Publié le 22 Mar 2012 - 12:39
LA CHRONIQUE DE MAGUM KËR

Au nom du peuple

 

La seule incertitude à laquelle est suspendue l’opinion nationale et internationale à l’endroit de l’élection présidentielle en fin de semaine est le nom du vainqueur. Sinon, sauf secousse majeure, c’est le même système ploutocrate qui gouverne le pays depuis l’an 2000, qui restera aux commandes de l’appareil de l’Etat. La lecture la plus irréfutable des résultats du premier tour est la consécration de la doctrine libérale comme l’idéologie de gouvernement du Sénégal.

 

 

 

Cette ploutocratie, représentée dans les deux coalitions concurrentes, restera hégémonique sur l’échiquier politique à cause de sa capacité migratoire au gré du verdict des urnes. Politiquement marginale et insignifiante à l’origine, elle est constituée par la partie de la petite bourgeoisie urbaine qui s’était tenue à l’écart des luttes clandestines. Elle n’aura rien inventé, sa culture politique ne lui venant que de sa lutte légale pour le pouvoir à la naissance du Parti démocratique sénégalais (Pds).

 

 

Cette lutte légale n’est pas à sous-estimer puisqu’elle a fini par triompher. L’élection du 25 mars en est le développement. Le choix entre les deux candidats du second tour devrait être une prouesse démocratique ordinaire à laquelle sacrifient les peuples depuis l’instauration du suffrage universel.
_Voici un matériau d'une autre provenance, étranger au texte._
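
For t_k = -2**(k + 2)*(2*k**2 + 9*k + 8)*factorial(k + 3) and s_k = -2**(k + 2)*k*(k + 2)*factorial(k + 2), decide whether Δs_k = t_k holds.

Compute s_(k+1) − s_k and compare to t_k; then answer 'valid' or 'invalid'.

s_(k+1) = -2**(k + 3)*(k + 1)*(k + 3)*factorial(k + 3)
s_(k+1) − s_k = -2**(k + 2)*(2*k**3 + 13*k**2 + 28*k + 18)*factorial(k + 2)
(s_(k+1) − s_k) − t_k = 2**(k + 2)*(k + 2)*(2*k + 3)*factorial(k + 2)

Invalid: residual 2**(k + 2)*(k + 2)*(2*k + 3)*factorial(k + 2) ≠ 0.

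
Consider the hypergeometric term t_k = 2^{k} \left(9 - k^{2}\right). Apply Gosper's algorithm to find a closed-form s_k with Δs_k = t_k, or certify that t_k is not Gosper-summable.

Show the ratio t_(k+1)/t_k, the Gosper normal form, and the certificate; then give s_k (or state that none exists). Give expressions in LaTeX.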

L’altération de cette démocratie, dans sa conception bourgeoise puisque issue de la révolution française de 1789, est le fait d’intellectuels petit-bourgeois qui veulent lui donner un autre sens.

 

 

Tels les thuriféraires d’une nouvelle république dont Macky Sall serait porteur de projet et qui sont autant de nouveaux Sisyphe poussant inlassablement leur rocher vers le vertigineux sommet de leurs illusions renouvelées : «Ils n’arrêteront pas la mer de la nouvelle république en marche avec les bras de la rue publique des gourdins», proclame le même Madièye Mbodj qui ouvrit la série des scissions de And-Jëf contre la ligne jugée capitularde de Landing Savané, et qui réédite ce coup en faveur de Macky Sall, tel un servage transmissible de maîtres à disciples.

 

 

Pour lui, le 25 mars devrait être gravé dans notre mémoire collective «comme une étape décisive vers la libération du peuple, le jour d’un nouveau départ pour la construction au Sénégal d’une République citoyenne…» Mais c’est là que le peuple si souvent invoqué demande à voir car si en France, le modèle de république est contesté, c’est parce que certains courants de pensée estiment qu’elle est autoritaire et peu tolérante par exemple sur la question de l’homosexualité qui s’est invitée au débat.

 

 

Or, la réponse assez tiède du candidat Macky Sall semble devoir nourrir une polémique douteuse qui n’en est pas pour autant inutile. L’Afrique du Sud, au terme de son combat soutenu contre la discrimination raciale a pris la grave décision de rendre légale, par sa Constitution, le mariage homosexuel. L’homosexualité ayant été depuis le nuit des temps une pratique privée et intime, sa légalisation serait ressentie par une provocation du même genre que celui qui a sécrété une réaction islamique et de douloureuses convulsions en Somalie.

 

 

Au stade où des changements qualitatifs ont été obtenus sans pertes ni fracas majeurs, le vote a un sens pour le peuple sénégalais que les porteurs d’eau des ploutocrates ne devraient ni travestir ni subvertir. Les «Cantakun» tiennent certes leurs gourdins d’une main mais de l’autre ils brandissent leurs cartes d’électeurs. Leur violence reste donc conditionnelle dans un contexte où les germes de la guerre civile sont dans le discours de stigmatisation excessive de la candidature du président sortant, arrivé en tête du scrutin du premier tour.

 

 

Pour le moment, les deux candidats promettent tant et si bien que leur victoire leur sera un lourd fardeau. Quelque part, le discours du président sortant est pathétique dans sa quête tous azimuts d’un troisième mandat. Sa solitude est aussi tragique : ses plus acerbes contempteurs sont des collaborateurs qui lui furent proches pour ne pas dire intimes. Au milieu du tumulte, Macky Sall, son ancien Premier ministre, s’avance inexorablement, confiant dans son destin, pour lui porter l’estocade.

 

 

Les plus dangereux pour la république, la démocratie et la transparence des élections restent ces théoriciens de l’apocalypse qui en donnent une lecture à géométrie variable, selon leur bonne fortune aux urnes. Ceux-là même qui se réclamaient de la classe ouvrière, revendiquent aujourd’hui une ascendance sur le peuple tout entier et se font leurs directeurs de conscience, parlant en son nom. Il ne reste plus que trois jours pour que ce peuple décide souverainement de son choix.